First, moms are the only ones who think I’m talking to them. Men haven’t been taught that it is their responsibility to monitor every purchase in the household for total educational value, not to mention political correctness, environmentalism, and overall potential impact on psychological health. Men don’t get together in groups on a regular basis and shake their fingers at each other in debates about their diapers’ biodegradability. They don’t label each other lazy or tell each other they’re giving their kids diabetes when formula or McDonald’s enters the house. They don’t critique each other’s children’s car seats and rate each other by probability that their child will die in that thing. Of course I’m not just talking to moms (today I am but not usually) but I might as well be talking about tampons and diva cups for all the fathers think this applies to them. I don’t care if the father of your children changes exactly 50% of the diapers and wakes up for exactly 50% of the night wakings and gets the children dressed exactly 50% of the time and does exactly 50% of the chores. The simple fact is that he has not internalized even 10% of the responsibility for the outcome of your childrearing venture. This is probably half because his childhood was not spent carrying baby dolls around and trying to one-up his friends on fake parenting and half because everybody in the free world claps a guy on the back just for knowing his children’s birthdays. But I digress.

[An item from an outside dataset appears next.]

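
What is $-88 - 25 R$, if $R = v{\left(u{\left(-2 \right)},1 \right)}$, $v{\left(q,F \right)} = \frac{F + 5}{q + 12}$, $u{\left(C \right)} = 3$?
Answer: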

Second, I get the sense that there’s a bit of defensiveness involved here, as in denial “I played with these things as a kid and I am not oppressed!” and anger “I am not oppressing my daughter! I can’t screen fucking everything for good gender politics!” Well, you’re right, you can’t screen everything for good gender politics, nor should you. Constantly limiting your daughters’ toy selection to politically uncontaminated playthings would take more time than you have, socially cripple your daughter, and probably piss her right off in the process. Like the stigma surrounding formula feeding, this sort of too-high expectation that women and society place on mothers leads to a lot of transparent excuses: the fiction (“I never buy gendered toys”), the fantasy (“my boys play with them equally!”), and the outright false (“these toys do not have a psychological impact on my children”). They’re meaningless excuses and you shouldn’t have to make them. You didn’t start this and you won’t be able to end it single-handedly. As a parent, it’s your job to take care of the kids and raise them as well as you can, not to create a perfect soldier for the impending gender revolution. You haven’t thwarted the feminist movement if your daughter has a Rose Petal Cottage. You don’t have that power. In fact you could go to extremes and refuse to tell anyone your child’s gender and you still won’t gain the power to solve gender inequality. It’s okay. Really.
So, moms, what should you do for your daughters? I don’t know. Maybe there isn’t a lot you can do. Work on liberating yourself instead. She might be the future but you are the present. You exist here and now. You’re the one living with the results of your upbringing. You’re the one who feels like the whole world is attacking you whenever something about children’s toys or nutrition is discussed. You’re the one who has to fight for your children’s father to stop offering formula when you’re crying because your baby wants to breastfeed every fifteen minutes. You’re the one arguing with me on the internet cause I said girls play chores and referenced a toy you bought for your daughter while the father of your children is… well, I don’t know what he’s doing. Not arguing with me, anyway, unless I’ve recently mentioned paternity tests. We talk about these things because it’s important to understand the roots of our problems, not because it’s important for women to be perfect moms. That’s not empowerment, it’s another set of shackles. So: free yourself. You know whatever you have, your daughter will want more.